Z Wikiźródeł, wolnej biblioteki
Ta strona została skorygowana.

— A czary?... — spytał Tutmozis.
— Niema czarów, którychby nie rozproszył topór!... — zawołał, śmiejąc się, Ramzes.
Tutmozis chciał w tej chwili opowiedzieć faraonowi o praktykach arcykapłanów z Lykonem. Ale i tym razem powstrzymała go uwaga, że gdy się pan bardzo rozgniewa, utraci spokój, który dziś robi go potężnym.
Wódz przed bitwą nie może myśleć o niczem, tylko o bitwie. A na sprawę Lykona będzie czas, gdy kapłani znajdą się w więzieniu.
Na znak jego świątobliwości, Tutmozis został w komnacie, trzej zaś inni dygnitarze, złożywszy panu niskie ukłony, wyszli.
— Nareszcie — westchnął wielki pisarz, gdy ze skarbnikiem znaleźli się w przedsionku — nareszcie skończy się władza ogolonych łbów...
— Zaprawdę jest czas — dodał skarbnik. — Przez dziesięć lat ostatnich lada prorok więcej znaczył, aniżeli nomarcha Tebów albo Memfisu.
— Ja myślę, że Herhor pocichu gotuje sobie czółenko, ażeby uciec przed 23-cim Paofi — wtrącił Kalipos.
— Co mu będzie! — rzekł pisarz. — Jego świątobliwość, dziś groźny, przebaczy im, gdy się upokorzą...
— A nawet za wstawieniem się królowej Nikotris zostawi im majątki — dopełnił skarbnik. — W każdym razie nastanie w państwie jakiś ład, którego już zaczynało braknąć.

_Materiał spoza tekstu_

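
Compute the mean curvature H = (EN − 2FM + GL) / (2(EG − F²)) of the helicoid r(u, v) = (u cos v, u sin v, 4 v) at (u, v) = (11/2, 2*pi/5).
H = 0

With E = 1, F = 0, G = u^2 + 16, L = 0, M = -4/sqrt(u^2 + 16), N = 0, assemble
  H = (EN − 2FM + GL) / (2(EG − F²)) = 0.
At (u, v) = (11/2, 2*pi/5): H = 0.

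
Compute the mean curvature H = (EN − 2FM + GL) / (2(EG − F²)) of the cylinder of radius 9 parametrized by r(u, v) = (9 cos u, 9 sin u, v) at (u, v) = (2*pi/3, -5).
H = -1/18

With E = 81, F = 0, G = 1, L = -9, M = 0, N = 0, assemble
  H = (EN − 2FM + GL) / (2(EG − F²)) = -1/18.
At (u, v) = (2*pi/3, -5): H = -1/18.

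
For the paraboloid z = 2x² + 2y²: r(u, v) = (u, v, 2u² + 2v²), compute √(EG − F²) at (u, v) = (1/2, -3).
√(EG − F²)|_{(1/2, -3)} = sqrt(149)

E = 16*u^2 + 1, F = 16*u*v, G = 16*v^2 + 1; EG − F² = 16*u^2 + 16*v^2 + 1; √(EG − F²) = sqrt(16*u^2 + 16*v^2 + 1). At the given point: sqrt(149).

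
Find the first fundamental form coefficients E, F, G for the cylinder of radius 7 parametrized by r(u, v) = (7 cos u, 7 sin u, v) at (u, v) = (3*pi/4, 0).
E = 49;  F = 0;  G = 1

Partials: r_u = (-7*sin(u), 7*cos(u), 0), r_v = (0, 0, 1). As functions of (u, v):
  E = r_u · r_u = 49,
  F = r_u · r_v = 0,
  G = r_v · r_v = 1.
Evaluating at (u, v) = (3*pi/4, 0): E = 49, F = 0, G = 1.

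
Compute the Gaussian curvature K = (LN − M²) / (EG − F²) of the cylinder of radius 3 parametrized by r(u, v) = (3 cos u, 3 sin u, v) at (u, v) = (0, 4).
K = 0

Coefficients of the first fundamental form: E = 9, F = 0, G = 1.
Coefficients of the second fundamental form: L = -3, M = 0, N = 0.
Assemble K = (LN − M²)/(EG − F²) = 0. At (u, v) = (0, 4): K = 0.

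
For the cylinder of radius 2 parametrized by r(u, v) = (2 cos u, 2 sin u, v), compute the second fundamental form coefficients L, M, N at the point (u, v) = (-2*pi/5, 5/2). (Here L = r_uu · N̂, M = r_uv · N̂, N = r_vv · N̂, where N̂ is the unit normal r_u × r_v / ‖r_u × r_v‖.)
L = -2;  M = 0;  N = 0

Compute the unit normal N̂(u, v) = (cos(u), sin(u), 0), and the second partials r_uu, r_uv, r_vv. Take dot products:
  L(u, v) = r_uu · N̂ = -2,
  M(u, v) = r_uv · N̂ = 0,
  N(u, v) = r_vv · N̂ = 0.
Evaluating at (u, v) = (-2*pi/5, 5/2):
  L = -2, M = 0, N = 0.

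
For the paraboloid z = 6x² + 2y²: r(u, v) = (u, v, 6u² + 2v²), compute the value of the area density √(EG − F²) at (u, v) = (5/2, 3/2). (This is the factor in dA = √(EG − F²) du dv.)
√(EG − F²)|_{(5/2, 3/2)} = sqrt(937)

E = 144*u^2 + 1, F = 48*u*v, G = 16*v^2 + 1, so EG − F² = 144*u^2 + 16*v^2 + 1. Taking the positive square root: √(EG − F²) = sqrt(144*u^2 + 16*v^2 + 1). At (u, v) = (5/2, 3/2): sqrt(937).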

— Zdaje mi się tylko, że jego świątobliwość zbyt wielkie robi przygotowania — mówił pisarz. — Jabym wszystko zakończył greckiemi pułkami, nie tykając pospólstwa...
— Młody... lubi ruch, hałas... — dorzucił skarbnik.
— Jak to widać, że nie jesteście żołnierzami! — odezwał się Kalipos. — Kiedy chodzi o walkę, trzeba zgromadzić wszystkie siły, bo zawsze znajdą się niespodzianki.